When copying games from your Steam Library, or other very large files (>10 GB), you may notice that write speeds on your SSD start at full speed, before dropping considerably. The underlying reason is that modern drives have small, fast caches, that soak up write bursts to improve performance. In the fairly uncommon scenario of writing data that's too big to fit into these caches, the drive will have to write data directly to flash, and it will probably juggle some out of its write cache at the same time, which can result in a significant loss of write speed. Newer TLC drives use part of their capacity in SLC mode for increased performance. This test can reveal the size of that pseudo-SLC cache.
Testing on this page looks at exactly that scenario. We write a sequential stream of 1 MB blocks to the drive in a single thread, like a typical file-copy operation would do, and measure write speeds twice a second. The drive is fully erased before testing to ensure any caches are emptied. Please note that this test writes a lot of data in a very short time, something most consumers will never do.
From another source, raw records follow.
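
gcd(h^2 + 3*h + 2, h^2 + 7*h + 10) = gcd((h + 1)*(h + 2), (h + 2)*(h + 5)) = h + 2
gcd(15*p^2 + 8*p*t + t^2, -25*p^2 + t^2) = 5*p + t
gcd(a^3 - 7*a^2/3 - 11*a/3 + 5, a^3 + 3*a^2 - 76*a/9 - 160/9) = a + 5/3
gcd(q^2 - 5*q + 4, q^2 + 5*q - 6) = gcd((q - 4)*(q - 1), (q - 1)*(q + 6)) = q - 1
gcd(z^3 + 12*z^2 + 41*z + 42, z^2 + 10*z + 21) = z^2 + 10*z + 21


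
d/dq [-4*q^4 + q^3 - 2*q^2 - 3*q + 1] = -16*q^3 + 3*q^2 - 4*q - 3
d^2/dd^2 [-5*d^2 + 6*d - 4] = -10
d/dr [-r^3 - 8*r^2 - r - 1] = -3*r^2 - 16*r - 1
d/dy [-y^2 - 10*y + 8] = -2*y - 10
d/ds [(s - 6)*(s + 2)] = 2*s - 4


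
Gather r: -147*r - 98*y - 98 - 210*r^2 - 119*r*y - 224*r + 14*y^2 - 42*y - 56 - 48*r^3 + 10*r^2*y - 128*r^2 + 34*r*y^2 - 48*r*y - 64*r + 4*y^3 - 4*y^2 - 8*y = -48*r^3 + r^2*(10*y - 338) + r*(34*y^2 - 167*y - 435) + 4*y^3 + 10*y^2 - 148*y - 154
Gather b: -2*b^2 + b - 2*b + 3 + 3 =-2*b^2 - b + 6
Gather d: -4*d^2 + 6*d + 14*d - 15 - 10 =-4*d^2 + 20*d - 25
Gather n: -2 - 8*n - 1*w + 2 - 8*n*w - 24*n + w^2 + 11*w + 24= n*(-8*w - 32) + w^2 + 10*w + 24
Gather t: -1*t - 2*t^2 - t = -2*t^2 - 2*t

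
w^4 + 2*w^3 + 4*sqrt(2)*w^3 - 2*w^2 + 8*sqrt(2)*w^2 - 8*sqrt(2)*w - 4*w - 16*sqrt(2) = (w + 2)*(w - sqrt(2))*(w + sqrt(2))*(w + 4*sqrt(2))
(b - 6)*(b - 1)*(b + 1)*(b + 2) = b^4 - 4*b^3 - 13*b^2 + 4*b + 12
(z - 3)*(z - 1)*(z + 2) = z^3 - 2*z^2 - 5*z + 6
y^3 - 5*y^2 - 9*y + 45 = (y - 5)*(y - 3)*(y + 3)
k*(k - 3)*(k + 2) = k^3 - k^2 - 6*k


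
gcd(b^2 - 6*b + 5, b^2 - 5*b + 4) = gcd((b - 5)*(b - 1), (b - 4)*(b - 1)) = b - 1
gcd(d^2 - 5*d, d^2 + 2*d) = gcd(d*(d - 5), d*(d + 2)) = d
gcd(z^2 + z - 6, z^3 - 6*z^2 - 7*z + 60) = z + 3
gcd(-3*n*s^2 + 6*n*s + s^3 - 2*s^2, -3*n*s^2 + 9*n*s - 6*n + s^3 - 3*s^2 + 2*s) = -3*n*s + 6*n + s^2 - 2*s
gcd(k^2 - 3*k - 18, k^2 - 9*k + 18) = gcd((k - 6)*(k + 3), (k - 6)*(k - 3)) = k - 6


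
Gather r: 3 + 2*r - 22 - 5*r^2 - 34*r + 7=-5*r^2 - 32*r - 12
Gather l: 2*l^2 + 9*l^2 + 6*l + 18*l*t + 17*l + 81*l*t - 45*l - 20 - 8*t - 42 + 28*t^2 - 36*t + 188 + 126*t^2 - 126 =11*l^2 + l*(99*t - 22) + 154*t^2 - 44*t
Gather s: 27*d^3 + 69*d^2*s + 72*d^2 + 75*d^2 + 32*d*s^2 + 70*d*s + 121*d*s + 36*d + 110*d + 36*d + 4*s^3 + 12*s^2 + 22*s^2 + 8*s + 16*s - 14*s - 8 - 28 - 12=27*d^3 + 147*d^2 + 182*d + 4*s^3 + s^2*(32*d + 34) + s*(69*d^2 + 191*d + 10) - 48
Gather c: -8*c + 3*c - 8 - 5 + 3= -5*c - 10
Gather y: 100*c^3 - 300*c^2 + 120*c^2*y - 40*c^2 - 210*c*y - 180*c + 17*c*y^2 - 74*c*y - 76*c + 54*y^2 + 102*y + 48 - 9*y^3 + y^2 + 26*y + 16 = 100*c^3 - 340*c^2 - 256*c - 9*y^3 + y^2*(17*c + 55) + y*(120*c^2 - 284*c + 128) + 64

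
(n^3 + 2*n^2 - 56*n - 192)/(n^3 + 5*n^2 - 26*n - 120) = (n - 8)/(n - 5)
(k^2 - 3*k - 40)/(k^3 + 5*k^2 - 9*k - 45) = (k - 8)/(k^2 - 9)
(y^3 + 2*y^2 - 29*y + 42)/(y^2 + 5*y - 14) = y - 3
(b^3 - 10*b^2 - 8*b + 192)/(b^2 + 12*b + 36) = (b^3 - 10*b^2 - 8*b + 192)/(b^2 + 12*b + 36)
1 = 1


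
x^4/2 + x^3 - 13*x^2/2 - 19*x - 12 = (x/2 + 1)*(x - 4)*(x + 1)*(x + 3)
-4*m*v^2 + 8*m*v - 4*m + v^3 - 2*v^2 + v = (-4*m + v)*(v - 1)^2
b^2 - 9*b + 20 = (b - 5)*(b - 4)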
Write speed starts out at around 7 GB/s, which is very impressive for single-threaded write speeds. These speeds are sustained until 660 GB have been written, which equals to 1980 GB in TLC mode—the drive is almost completely full now. At this point the controller has to copy data out of SLC cache into TLC, while processing incoming writes at the same time. Here the speeds drop considerably, to around 1 GB/s, which is still pretty good, but just 10% of what the "10 GB/s PCIe Gen 5" promise suggests. Filling the whole capacity completes at 1467 MB/s on average, a result that's comparable to the best Gen 4 drives in our test group, but not significantly better.